Cells were attached to slides, fixed with 4% paraformaldehyde, incubated in 0.3% Triton X-100 for 15 min and then blocked with 5% goat serum. The cells were then incubated with primary antibodies against KIAA1456 and SSX1 at 4°C overnight and then with suitable secondary antibodies. DAPI (Beyotime) was used to counterstain the nuclei. Immunofluorescent signals were measured using a microscope (DM6000B).
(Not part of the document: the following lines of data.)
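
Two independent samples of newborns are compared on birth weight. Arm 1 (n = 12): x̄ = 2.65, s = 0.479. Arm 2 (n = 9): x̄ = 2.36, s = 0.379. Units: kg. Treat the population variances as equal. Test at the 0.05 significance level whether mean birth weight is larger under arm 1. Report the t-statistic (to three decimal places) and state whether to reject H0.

Let group 1 = arm 1, group 2 = arm 2. H0: μ_1 = μ_2; H1: μ_1 > μ_2 (two-sample pooled-variance t-test, right-tailed).
s_p² = [(12−1)·0.479² + (9−1)·0.379²]/(12+9−2) = 0.193315
t = (2.65 − 2.36)/√[0.193315·(1/12 + 1/9)] = 1.496
df = n₁ + n₂ − 2 = 19
p-value = P(T ≥ 1.496) ≈ 0.0756
Since p ≈ 0.0756 > α = 0.05, fail to reject H0; the data do not provide sufficient evidence against H0.

t = 1.496; fail to reject H0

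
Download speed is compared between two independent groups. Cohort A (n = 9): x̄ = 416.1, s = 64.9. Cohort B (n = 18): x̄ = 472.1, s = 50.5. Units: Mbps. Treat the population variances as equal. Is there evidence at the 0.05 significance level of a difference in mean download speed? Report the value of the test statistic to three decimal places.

-2.471

Let group 1 = cohort A, group 2 = cohort B. H0: μ_1 = μ_2; H1: μ_1 ≠ μ_2 (two-sample pooled-variance t-test, two-sided).
s_p² = [(9−1)·64.9² + (18−1)·50.5²]/(9+18−2) = 3082.01
t = (416.1 − 472.1)/√[3082.01·(1/9 + 1/18)] = -2.471
df = n₁ + n₂ − 2 = 25
Two-sided p-value ≈ 0.0206
Since p ≈ 0.0206 < α = 0.05, reject H0; the evidence is statistically significant.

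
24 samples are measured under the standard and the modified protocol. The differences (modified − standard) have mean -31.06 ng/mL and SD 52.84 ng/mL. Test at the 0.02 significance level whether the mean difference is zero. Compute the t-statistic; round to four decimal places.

-2.8797

H0: μ_d = 0; H1: μ_d ≠ 0 (paired t-test on the differences, two-sided).
t = d̄/(s_d/√n) = -31.06/(52.84/√24) = -2.8797
df = n − 1 = 23
Two-sided p-value ≈ 0.0085
Since p ≈ 0.0085 < α = 0.02, reject H0; the data support H1.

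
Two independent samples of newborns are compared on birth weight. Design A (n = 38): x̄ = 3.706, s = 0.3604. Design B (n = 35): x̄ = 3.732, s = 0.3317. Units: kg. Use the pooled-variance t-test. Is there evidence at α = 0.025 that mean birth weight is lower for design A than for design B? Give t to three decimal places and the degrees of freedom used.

t = -0.320, df = 71

Let group 1 = design A, group 2 = design B. H0: μ_1 = μ_2; H1: μ_1 < μ_2 (two-sample pooled-variance t-test, left-tailed).
s_p² = [(38−1)·0.3604² + (35−1)·0.3317²]/(38+35−2) = 0.120376
t = (3.706 − 3.732)/√[0.120376·(1/38 + 1/35)] = -0.320
df = n₁ + n₂ − 2 = 71
p-value = P(T ≤ -0.320) ≈ 0.375
Since p ≈ 0.375 > α = 0.025, fail to reject H0; the evidence is not statistically significant.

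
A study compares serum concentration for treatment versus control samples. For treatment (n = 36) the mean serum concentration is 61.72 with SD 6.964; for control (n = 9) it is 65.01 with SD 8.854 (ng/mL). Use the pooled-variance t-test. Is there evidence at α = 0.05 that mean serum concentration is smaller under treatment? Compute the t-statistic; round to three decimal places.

-1.201

Let group 1 = treatment, group 2 = control. H0: μ_1 = μ_2; H1: μ_1 < μ_2 (two-sample pooled-variance t-test, left-tailed).
s_p² = [(36−1)·6.964² + (9−1)·8.854²]/(36+9−2) = 54.0593
t = (61.72 − 65.01)/√[54.0593·(1/36 + 1/9)] = -1.201
df = n₁ + n₂ − 2 = 43
p-value = P(T ≤ -1.201) ≈ 0.1182
Since p ≈ 0.1182 > α = 0.05, fail to reject H0; the evidence is not statistically significant.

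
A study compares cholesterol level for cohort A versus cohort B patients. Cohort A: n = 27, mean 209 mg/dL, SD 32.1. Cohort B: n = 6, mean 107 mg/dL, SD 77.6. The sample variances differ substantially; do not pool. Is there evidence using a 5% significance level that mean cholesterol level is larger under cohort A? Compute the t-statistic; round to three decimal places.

3.160

Let group 1 = cohort A, group 2 = cohort B. H0: μ_1 = μ_2; H1: μ_1 > μ_2 (Welch's two-sample t-test, right-tailed).
t = (x̄_1 − x̄_2)/√(s_1²/n_1 + s_2²/n_2) = (209 − 107)/√(32.1²/27 + 77.6²/6) = 3.160
Welch–Satterthwaite df ≈ 5.39
p-value = P(T ≥ 3.160) ≈ 0.011
Since p ≈ 0.011 < α = 0.05, reject H0; the data support H1.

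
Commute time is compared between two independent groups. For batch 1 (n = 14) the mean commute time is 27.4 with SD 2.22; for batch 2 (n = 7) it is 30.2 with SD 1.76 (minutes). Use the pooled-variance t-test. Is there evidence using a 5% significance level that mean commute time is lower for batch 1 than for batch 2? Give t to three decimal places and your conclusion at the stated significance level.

t = -2.900; reject H0

Let group 1 = batch 1, group 2 = batch 2. H0: μ_1 = μ_2; H1: μ_1 < μ_2 (two-sample pooled-variance t-test, left-tailed).
s_p² = [(14−1)·2.22² + (7−1)·1.76²]/(14+7−2) = 4.35025
t = (27.4 − 30.2)/√[4.35025·(1/14 + 1/7)] = -2.900
df = n₁ + n₂ − 2 = 19
p-value = P(T ≤ -2.900) ≈ 0.0046
Since p ≈ 0.0046 < α = 0.05, reject H0; the data support H1.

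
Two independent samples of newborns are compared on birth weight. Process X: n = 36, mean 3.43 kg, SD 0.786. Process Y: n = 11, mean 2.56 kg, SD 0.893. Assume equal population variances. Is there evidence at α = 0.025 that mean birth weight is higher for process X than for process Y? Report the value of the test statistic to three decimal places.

Let group 1 = process X, group 2 = process Y. H0: μ_1 = μ_2; H1: μ_1 > μ_2 (two-sample pooled-variance t-test, right-tailed).
s_p² = [(36−1)·0.786² + (11−1)·0.893²]/(36+11−2) = 0.657719
t = (3.43 − 2.56)/√[0.657719·(1/36 + 1/11)] = 3.114
df = n₁ + n₂ − 2 = 45
p-value = P(T ≥ 3.114) ≈ 0.0016
Since p ≈ 0.0016 < α = 0.025, reject H0; the data support H1.

3.114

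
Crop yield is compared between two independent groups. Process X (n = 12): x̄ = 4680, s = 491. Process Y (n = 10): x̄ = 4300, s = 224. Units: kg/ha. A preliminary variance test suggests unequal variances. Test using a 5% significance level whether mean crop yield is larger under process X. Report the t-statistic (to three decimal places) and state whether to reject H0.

Let group 1 = process X, group 2 = process Y. H0: μ_1 = μ_2; H1: μ_1 > μ_2 (Welch's two-sample t-test, right-tailed).
t = (x̄_1 − x̄_2)/√(s_1²/n_1 + s_2²/n_2) = (4680 − 4300)/√(491²/12 + 224²/10) = 2.398
Welch–Satterthwaite df ≈ 15.96
p-value = P(T ≥ 2.398) ≈ 0.0145
Since p ≈ 0.0145 < α = 0.05, reject H0; the evidence is statistically significant.

t = 2.398; reject H0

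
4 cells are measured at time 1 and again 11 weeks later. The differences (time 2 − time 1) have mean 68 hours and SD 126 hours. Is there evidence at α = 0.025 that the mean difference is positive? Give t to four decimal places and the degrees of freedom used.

H0: μ_d = 0; H1: μ_d > 0 (paired t-test on the differences, right-tailed).
t = d̄/(s_d/√n) = 68/(126/√4) = 1.0794
df = n − 1 = 3
p-value = P(T ≥ 1.0794) ≈ 0.180
Since p ≈ 0.180 > α = 0.025, fail to reject H0; the data do not provide sufficient evidence against H0.

t = 1.0794, df = 3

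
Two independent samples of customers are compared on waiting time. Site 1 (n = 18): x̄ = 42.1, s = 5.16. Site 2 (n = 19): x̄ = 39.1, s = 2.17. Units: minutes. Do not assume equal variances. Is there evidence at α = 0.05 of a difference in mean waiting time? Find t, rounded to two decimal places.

Let group 1 = site 1, group 2 = site 2. H0: μ_1 = μ_2; H1: μ_1 ≠ μ_2 (Welch's two-sample t-test, two-sided).
t = (x̄_1 − x̄_2)/√(s_1²/n_1 + s_2²/n_2) = (42.1 − 39.1)/√(5.16²/18 + 2.17²/19) = 2.28
Welch–Satterthwaite df ≈ 22.58
Two-sided p-value ≈ 0.032
Since p ≈ 0.032 < α = 0.05, reject H0; the data support H1.

2.28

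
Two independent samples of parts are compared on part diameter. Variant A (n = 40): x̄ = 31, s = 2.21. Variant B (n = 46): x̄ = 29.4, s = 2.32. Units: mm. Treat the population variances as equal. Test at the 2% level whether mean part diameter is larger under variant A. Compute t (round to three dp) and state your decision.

Let group 1 = variant A, group 2 = variant B. H0: μ_1 = μ_2; H1: μ_1 > μ_2 (two-sample pooled-variance t-test, right-tailed).
s_p² = [(40−1)·2.21² + (46−1)·2.32²]/(40+46−2) = 5.15105
t = (31 − 29.4)/√[5.15105·(1/40 + 1/46)] = 3.261
df = n₁ + n₂ − 2 = 84
p-value = P(T ≥ 3.261) ≈ 0.001
Since p ≈ 0.001 < α = 0.02, reject H0; the data support H1.

t = 3.261; reject H0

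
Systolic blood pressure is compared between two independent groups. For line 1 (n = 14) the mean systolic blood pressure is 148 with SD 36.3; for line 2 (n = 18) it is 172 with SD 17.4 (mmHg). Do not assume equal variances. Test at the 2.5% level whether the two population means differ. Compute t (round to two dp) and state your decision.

Let group 1 = line 1, group 2 = line 2. H0: μ_1 = μ_2; H1: μ_1 ≠ μ_2 (Welch's two-sample t-test, two-sided).
t = (x̄_1 − x̄_2)/√(s_1²/n_1 + s_2²/n_2) = (148 − 172)/√(36.3²/14 + 17.4²/18) = -2.28
Welch–Satterthwaite df ≈ 17.63
Two-sided p-value ≈ 0.035
Since p ≈ 0.035 > α = 0.025, fail to reject H0; the evidence is not statistically significant.

t = -2.28; fail to reject H0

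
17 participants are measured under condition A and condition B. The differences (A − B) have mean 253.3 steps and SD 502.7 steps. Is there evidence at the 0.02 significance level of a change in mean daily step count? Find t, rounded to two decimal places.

H0: μ_d = 0; H1: μ_d ≠ 0 (paired t-test on the differences, two-sided).
t = d̄/(s_d/√n) = 253.3/(502.7/√17) = 2.08
df = n − 1 = 16
Two-sided p-value ≈ 0.0542
Since p ≈ 0.0542 > α = 0.02, fail to reject H0; the evidence is not statistically significant.

2.08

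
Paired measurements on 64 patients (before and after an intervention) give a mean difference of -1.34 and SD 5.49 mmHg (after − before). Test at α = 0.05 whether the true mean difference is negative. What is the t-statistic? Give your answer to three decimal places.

H0: μ_d = 0; H1: μ_d < 0 (paired t-test on the differences, left-tailed).
t = d̄/(s_d/√n) = -1.34/(5.49/√64) = -1.953
df = n − 1 = 63
p-value = P(T ≤ -1.953) ≈ 0.028
Since p ≈ 0.028 < α = 0.05, reject H0; the data support H1.

-1.953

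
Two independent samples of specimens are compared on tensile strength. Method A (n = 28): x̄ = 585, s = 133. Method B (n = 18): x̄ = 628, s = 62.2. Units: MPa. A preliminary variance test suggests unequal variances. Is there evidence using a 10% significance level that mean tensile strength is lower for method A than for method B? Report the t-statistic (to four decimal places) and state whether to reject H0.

Let group 1 = method A, group 2 = method B. H0: μ_1 = μ_2; H1: μ_1 < μ_2 (Welch's two-sample t-test, left-tailed).
t = (x̄_1 − x̄_2)/√(s_1²/n_1 + s_2²/n_2) = (585 − 628)/√(133²/28 + 62.2²/18) = -1.4778
Welch–Satterthwaite df ≈ 40.97
p-value = P(T ≤ -1.4778) ≈ 0.0736
Since p ≈ 0.0736 < α = 0.1, reject H0; the evidence is statistically significant.

t = -1.4778; reject H0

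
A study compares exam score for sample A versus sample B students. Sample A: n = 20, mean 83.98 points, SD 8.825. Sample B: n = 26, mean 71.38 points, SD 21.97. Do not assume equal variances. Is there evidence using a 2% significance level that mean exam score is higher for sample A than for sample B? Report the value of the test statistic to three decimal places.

Let group 1 = sample A, group 2 = sample B. H0: μ_1 = μ_2; H1: μ_1 > μ_2 (Welch's two-sample t-test, right-tailed).
t = (x̄_1 − x̄_2)/√(s_1²/n_1 + s_2²/n_2) = (83.98 − 71.38)/√(8.825²/20 + 21.97²/26) = 2.659
Welch–Satterthwaite df ≈ 34.59
p-value = P(T ≥ 2.659) ≈ 0.006
Since p ≈ 0.006 < α = 0.02, reject H0; the evidence is statistically significant.

2.659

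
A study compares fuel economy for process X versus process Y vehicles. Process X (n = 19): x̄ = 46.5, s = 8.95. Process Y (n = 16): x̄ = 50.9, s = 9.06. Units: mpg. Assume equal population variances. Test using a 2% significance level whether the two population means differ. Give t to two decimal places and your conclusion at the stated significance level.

Let group 1 = process X, group 2 = process Y. H0: μ_1 = μ_2; H1: μ_1 ≠ μ_2 (two-sample pooled-variance t-test, two-sided).
s_p² = [(19−1)·8.95² + (16−1)·9.06²]/(19+16−2) = 81.003
t = (46.5 − 50.9)/√[81.003·(1/19 + 1/16)] = -1.44
df = n₁ + n₂ − 2 = 33
Two-sided p-value ≈ 0.159
Since p ≈ 0.159 > α = 0.02, fail to reject H0; the evidence is not statistically significant.

t = -1.44; fail to reject H0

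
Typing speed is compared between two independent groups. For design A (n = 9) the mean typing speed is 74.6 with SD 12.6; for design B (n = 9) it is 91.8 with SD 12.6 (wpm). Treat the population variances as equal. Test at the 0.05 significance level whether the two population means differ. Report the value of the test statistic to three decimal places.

-2.896

Let group 1 = design A, group 2 = design B. H0: μ_1 = μ_2; H1: μ_1 ≠ μ_2 (two-sample pooled-variance t-test, two-sided).
s_p² = [(9−1)·12.6² + (9−1)·12.6²]/(9+9−2) = 158.76
t = (74.6 − 91.8)/√[158.76·(1/9 + 1/9)] = -2.896
df = n₁ + n₂ − 2 = 16
Two-sided p-value ≈ 0.0105
Since p ≈ 0.0105 < α = 0.05, reject H0; the data support H1.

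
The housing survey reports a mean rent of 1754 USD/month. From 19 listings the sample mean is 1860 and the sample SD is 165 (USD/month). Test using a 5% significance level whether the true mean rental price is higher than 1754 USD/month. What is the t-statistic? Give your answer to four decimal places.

2.8003

H0: μ = 1754; H1: μ > 1754 (one-sample t-test, right-tailed).
t = (x̄ − μ₀)/(s/√n) = (1860 − 1754)/(165/√19) = 2.8003
df = n − 1 = 18
p-value = P(T ≥ 2.8003) ≈ 0.0059
Since p ≈ 0.0059 < α = 0.05, reject H0; the data support H1.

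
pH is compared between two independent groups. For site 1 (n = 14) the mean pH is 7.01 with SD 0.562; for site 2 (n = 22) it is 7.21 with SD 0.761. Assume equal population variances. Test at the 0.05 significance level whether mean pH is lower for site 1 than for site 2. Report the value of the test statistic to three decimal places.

-0.846

Let group 1 = site 1, group 2 = site 2. H0: μ_1 = μ_2; H1: μ_1 < μ_2 (two-sample pooled-variance t-test, left-tailed).
s_p² = [(14−1)·0.562² + (22−1)·0.761²]/(14+22−2) = 0.478456
t = (7.01 − 7.21)/√[0.478456·(1/14 + 1/22)] = -0.846
df = n₁ + n₂ − 2 = 34
p-value = P(T ≤ -0.846) ≈ 0.202
Since p ≈ 0.202 > α = 0.05, fail to reject H0; the evidence is not statistically significant.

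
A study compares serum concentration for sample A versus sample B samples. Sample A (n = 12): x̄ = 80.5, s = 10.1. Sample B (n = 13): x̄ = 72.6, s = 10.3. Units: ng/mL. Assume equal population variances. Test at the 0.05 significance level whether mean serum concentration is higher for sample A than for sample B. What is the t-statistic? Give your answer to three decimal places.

Let group 1 = sample A, group 2 = sample B. H0: μ_1 = μ_2; H1: μ_1 > μ_2 (two-sample pooled-variance t-test, right-tailed).
s_p² = [(12−1)·10.1² + (13−1)·10.3²]/(12+13−2) = 104.139
t = (80.5 − 72.6)/√[104.139·(1/12 + 1/13)] = 1.934
df = n₁ + n₂ − 2 = 23
p-value = P(T ≥ 1.934) ≈ 0.033
Since p ≈ 0.033 < α = 0.05, reject H0; the data support H1.

1.934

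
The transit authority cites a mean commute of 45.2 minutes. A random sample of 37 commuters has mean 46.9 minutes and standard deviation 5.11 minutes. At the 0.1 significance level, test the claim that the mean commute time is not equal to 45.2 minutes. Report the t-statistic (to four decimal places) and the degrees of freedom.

H0: μ = 45.2; H1: μ ≠ 45.2 (one-sample t-test, two-sided).
t = (x̄ − μ₀)/(s/√n) = (46.9 − 45.2)/(5.11/√37) = 2.0236
df = n − 1 = 36
Two-sided p-value ≈ 0.050
Since p ≈ 0.050 < α = 0.1, reject H0; the evidence is statistically significant.

t = 2.0236, df = 36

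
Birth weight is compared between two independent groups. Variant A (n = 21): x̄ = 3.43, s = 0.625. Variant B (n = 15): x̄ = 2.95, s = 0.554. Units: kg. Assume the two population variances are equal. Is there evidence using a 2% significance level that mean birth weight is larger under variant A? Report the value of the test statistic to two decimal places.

Let group 1 = variant A, group 2 = variant B. H0: μ_1 = μ_2; H1: μ_1 > μ_2 (two-sample pooled-variance t-test, right-tailed).
s_p² = [(21−1)·0.625² + (15−1)·0.554²]/(21+15−2) = 0.356157
t = (3.43 − 2.95)/√[0.356157·(1/21 + 1/15)] = 2.38
df = n₁ + n₂ − 2 = 34
p-value = P(T ≥ 2.38) ≈ 0.0116
Since p ≈ 0.0116 < α = 0.02, reject H0; the data support H1.

2.38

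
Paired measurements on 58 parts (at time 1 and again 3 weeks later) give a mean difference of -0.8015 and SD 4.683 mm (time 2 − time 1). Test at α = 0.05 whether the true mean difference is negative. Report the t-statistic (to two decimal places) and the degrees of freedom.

t = -1.30, df = 57

H0: μ_d = 0; H1: μ_d < 0 (paired t-test on the differences, left-tailed).
t = d̄/(s_d/√n) = -0.8015/(4.683/√58) = -1.30
df = n − 1 = 57
p-value = P(T ≤ -1.30) ≈ 0.0988
Since p ≈ 0.0988 > α = 0.05, fail to reject H0; the evidence is not statistically significant.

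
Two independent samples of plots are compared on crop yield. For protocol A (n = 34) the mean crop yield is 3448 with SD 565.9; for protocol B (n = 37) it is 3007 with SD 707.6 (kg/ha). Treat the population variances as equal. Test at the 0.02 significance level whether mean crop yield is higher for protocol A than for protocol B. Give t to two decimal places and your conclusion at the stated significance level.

Let group 1 = protocol A, group 2 = protocol B. H0: μ_1 = μ_2; H1: μ_1 > μ_2 (two-sample pooled-variance t-test, right-tailed).
s_p² = [(34−1)·565.9² + (37−1)·707.6²]/(34+37−2) = 414393
t = (3448 − 3007)/√[414393·(1/34 + 1/37)] = 2.88
df = n₁ + n₂ − 2 = 69
p-value = P(T ≥ 2.88) ≈ 0.0026
Since p ≈ 0.0026 < α = 0.02, reject H0; the data support H1.

t = 2.88; reject H0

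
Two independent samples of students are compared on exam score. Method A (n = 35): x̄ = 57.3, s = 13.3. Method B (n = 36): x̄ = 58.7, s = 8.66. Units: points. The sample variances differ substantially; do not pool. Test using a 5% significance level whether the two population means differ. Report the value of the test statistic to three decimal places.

Let group 1 = method A, group 2 = method B. H0: μ_1 = μ_2; H1: μ_1 ≠ μ_2 (Welch's two-sample t-test, two-sided).
t = (x̄_1 − x̄_2)/√(s_1²/n_1 + s_2²/n_2) = (57.3 − 58.7)/√(13.3²/35 + 8.66²/36) = -0.524
Welch–Satterthwaite df ≈ 58.20
Two-sided p-value ≈ 0.602
Since p ≈ 0.602 > α = 0.05, fail to reject H0; the data do not provide sufficient evidence against H0.

-0.524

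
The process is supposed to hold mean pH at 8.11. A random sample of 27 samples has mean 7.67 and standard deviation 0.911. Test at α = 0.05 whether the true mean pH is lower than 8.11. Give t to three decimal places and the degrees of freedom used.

H0: μ = 8.11; H1: μ < 8.11 (one-sample t-test, left-tailed).
t = (x̄ − μ₀)/(s/√n) = (7.67 − 8.11)/(0.911/√27) = -2.510
df = n − 1 = 26
p-value = P(T ≤ -2.510) ≈ 0.009
Since p ≈ 0.009 < α = 0.05, reject H0; the evidence is statistically significant.

t = -2.510, df = 26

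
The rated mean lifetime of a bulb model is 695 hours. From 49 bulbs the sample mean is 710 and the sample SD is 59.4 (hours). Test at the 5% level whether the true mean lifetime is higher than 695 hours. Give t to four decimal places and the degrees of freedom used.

t = 1.7677, df = 48

H0: μ = 695; H1: μ > 695 (one-sample t-test, right-tailed).
t = (x̄ − μ₀)/(s/√n) = (710 − 695)/(59.4/√49) = 1.7677
df = n − 1 = 48
p-value = P(T ≥ 1.7677) ≈ 0.0417
Since p ≈ 0.0417 < α = 0.05, reject H0; the data support H1.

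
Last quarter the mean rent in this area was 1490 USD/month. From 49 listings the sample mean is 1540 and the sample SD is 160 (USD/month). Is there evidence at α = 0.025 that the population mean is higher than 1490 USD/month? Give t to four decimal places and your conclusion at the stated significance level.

H0: μ = 1490; H1: μ > 1490 (one-sample t-test, right-tailed).
t = (x̄ − μ₀)/(s/√n) = (1540 − 1490)/(160/√49) = 2.1875
df = n − 1 = 48
p-value = P(T ≥ 2.1875) ≈ 0.0168
Since p ≈ 0.0168 < α = 0.025, reject H0; the data support H1.

t = 2.1875; reject H0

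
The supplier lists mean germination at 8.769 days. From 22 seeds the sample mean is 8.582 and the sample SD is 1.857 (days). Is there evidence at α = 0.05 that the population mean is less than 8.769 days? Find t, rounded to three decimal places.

H0: μ = 8.769; H1: μ < 8.769 (one-sample t-test, left-tailed).
t = (x̄ − μ₀)/(s/√n) = (8.582 − 8.769)/(1.857/√22) = -0.472
df = n − 1 = 21
p-value = P(T ≤ -0.472) ≈ 0.321
Since p ≈ 0.321 > α = 0.05, fail to reject H0; the evidence is not statistically significant.

-0.472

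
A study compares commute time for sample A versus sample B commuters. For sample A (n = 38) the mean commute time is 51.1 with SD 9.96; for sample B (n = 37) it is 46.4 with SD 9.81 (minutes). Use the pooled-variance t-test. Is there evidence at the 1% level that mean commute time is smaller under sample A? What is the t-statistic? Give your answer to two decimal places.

2.06

Let group 1 = sample A, group 2 = sample B. H0: μ_1 = μ_2; H1: μ_1 < μ_2 (two-sample pooled-variance t-test, left-tailed).
s_p² = [(38−1)·9.96² + (37−1)·9.81²]/(38+37−2) = 97.7392
t = (51.1 − 46.4)/√[97.7392·(1/38 + 1/37)] = 2.06
df = n₁ + n₂ − 2 = 73
p-value = P(T ≤ 2.06) ≈ 0.9784
Since p ≈ 0.9784 > α = 0.01, fail to reject H0; the data do not provide sufficient evidence against H0.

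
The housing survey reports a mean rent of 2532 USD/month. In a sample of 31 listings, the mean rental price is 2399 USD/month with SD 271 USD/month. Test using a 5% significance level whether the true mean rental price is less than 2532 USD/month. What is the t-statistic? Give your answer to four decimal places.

H0: μ = 2532; H1: μ < 2532 (one-sample t-test, left-tailed).
t = (x̄ − μ₀)/(s/√n) = (2399 − 2532)/(271/√31) = -2.7325
df = n − 1 = 30
p-value = P(T ≤ -2.7325) ≈ 0.0052
Since p ≈ 0.0052 < α = 0.05, reject H0; the evidence is statistically significant.

-2.7325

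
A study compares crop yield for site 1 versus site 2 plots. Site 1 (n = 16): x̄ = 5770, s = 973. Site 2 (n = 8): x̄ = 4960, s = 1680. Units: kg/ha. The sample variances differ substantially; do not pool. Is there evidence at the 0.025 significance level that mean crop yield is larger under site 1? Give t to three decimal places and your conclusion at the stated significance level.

t = 1.262; fail to reject H0

Let group 1 = site 1, group 2 = site 2. H0: μ_1 = μ_2; H1: μ_1 > μ_2 (Welch's two-sample t-test, right-tailed).
t = (x̄_1 − x̄_2)/√(s_1²/n_1 + s_2²/n_2) = (5770 − 4960)/√(973²/16 + 1680²/8) = 1.262
Welch–Satterthwaite df ≈ 9.42
p-value = P(T ≥ 1.262) ≈ 0.119
Since p ≈ 0.119 > α = 0.025, fail to reject H0; the data do not provide sufficient evidence against H0.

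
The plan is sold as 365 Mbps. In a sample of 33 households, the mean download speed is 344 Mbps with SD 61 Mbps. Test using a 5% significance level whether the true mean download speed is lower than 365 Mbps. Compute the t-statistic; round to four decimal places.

H0: μ = 365; H1: μ < 365 (one-sample t-test, left-tailed).
t = (x̄ − μ₀)/(s/√n) = (344 − 365)/(61/√33) = -1.9776
df = n − 1 = 32
p-value = P(T ≤ -1.9776) ≈ 0.0283
Since p ≈ 0.0283 < α = 0.05, reject H0; the evidence is statistically significant.

-1.9776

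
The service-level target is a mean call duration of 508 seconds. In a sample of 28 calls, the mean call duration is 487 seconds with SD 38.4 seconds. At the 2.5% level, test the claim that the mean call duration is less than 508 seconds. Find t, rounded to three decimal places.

H0: μ = 508; H1: μ < 508 (one-sample t-test, left-tailed).
t = (x̄ − μ₀)/(s/√n) = (487 − 508)/(38.4/√28) = -2.894
df = n − 1 = 27
p-value = P(T ≤ -2.894) ≈ 0.004
Since p ≈ 0.004 < α = 0.025, reject H0; the data support H1.

-2.894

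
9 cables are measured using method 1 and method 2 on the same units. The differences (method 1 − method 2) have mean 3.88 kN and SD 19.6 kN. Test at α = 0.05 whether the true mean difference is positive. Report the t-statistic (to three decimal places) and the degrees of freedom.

H0: μ_d = 0; H1: μ_d > 0 (paired t-test on the differences, right-tailed).
t = d̄/(s_d/√n) = 3.88/(19.6/√9) = 0.594
df = n − 1 = 8
p-value = P(T ≥ 0.594) ≈ 0.285
Since p ≈ 0.285 > α = 0.05, fail to reject H0; the evidence is not statistically significant.

t = 0.594, df = 8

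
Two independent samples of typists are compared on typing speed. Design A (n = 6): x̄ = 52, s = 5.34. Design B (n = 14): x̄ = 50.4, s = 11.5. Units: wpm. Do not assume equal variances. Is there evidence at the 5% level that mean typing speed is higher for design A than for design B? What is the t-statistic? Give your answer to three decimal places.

Let group 1 = design A, group 2 = design B. H0: μ_1 = μ_2; H1: μ_1 > μ_2 (Welch's two-sample t-test, right-tailed).
t = (x̄_1 − x̄_2)/√(s_1²/n_1 + s_2²/n_2) = (52 − 50.4)/√(5.34²/6 + 11.5²/14) = 0.425
Welch–Satterthwaite df ≈ 17.71
p-value = P(T ≥ 0.425) ≈ 0.338
Since p ≈ 0.338 > α = 0.05, fail to reject H0; the data do not provide sufficient evidence against H0.

0.425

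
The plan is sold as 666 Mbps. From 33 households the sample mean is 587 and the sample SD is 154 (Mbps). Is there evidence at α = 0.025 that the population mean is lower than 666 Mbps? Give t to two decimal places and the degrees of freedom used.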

Wound-healing cell migration analysis
Different cells with a concentration of 6×105 cells/well were seeded into six-well plates filled with complete RPMI 1640 medium, which then formed a confluent monolayer. Thereafter, a 200 µl pipette tip was used to scratch the plate to form perpendicular wounds in the monolayers. Floating cells were washed with PBS and continuously incubated in complete medium. At 0, 24, and 48 h after wounding, scratched areas were photographed with a microscope, and the width of the wound was measured using the Image J software. All assays were performed in triplicate.
Transwell invasion assays
The invasion ability of LV-KIAA1456, RNAi-KIAA1456 and LV-SSX1 cells was investigated with 6.5 mm chambers with 8 µm pores (Corning, USA). The same amounts of cells were plated on the top side of polycarbonate Transwell filters lidded with 1 µg of Matrigel in the upper chambers with serum-free RPMI 1640 medium (5×104 cells). The bottom chambers were appended with 600 µl of RPMI 1640 medium complemented with 10% FBS. Invaded cells were fixed with methanol and dyed with hematoxylin and eosin after 12 h of incubation. Images of each membrane were captured in five random fields (×100 magnification) in a microscope. Statistics were done using GraphPad Software.
Xenograft tumor model.
The female nude mice (4 weeks old) used in this research were supplied by the experimental animal centre of Chongqing Medical University. All animal experiments were authorised by the Ethics Committee of Chongqing Medical University. The LV-KIAA1456 and control cells at a density of 2×106 cells per 50 µl were re-suspended in RPMI 1640 and injected subcutaneously into the nude mice. The tumours were measured when they were grown out every 7 days, and the volume was measured by the formula length × width2/2. The nude mice were sacrificed after 35 days of inoculation. Tumour tissues were resected, weighed and then used for IHC.
Statistical analyses were implemented using SPSS 22 and GraphPad Prism 5.0 software. Differences between the two groups were evaluated by Student t-test. One-way ANOVA was used when comparing multiple groups. Clinical data were analyzed using the chi-square test. Association between KIAA1456 and SSX1 expression in epithelial ovarian cancer tissue was assessed using Spearman’s rank correlation test. The prognostic significance analysis was executed using Kaplan-Meier analysis and log-rank tests. Data were represented as mean ± S.D. of at least three independent experiments. The criteria of statistical significance was P < 0.05.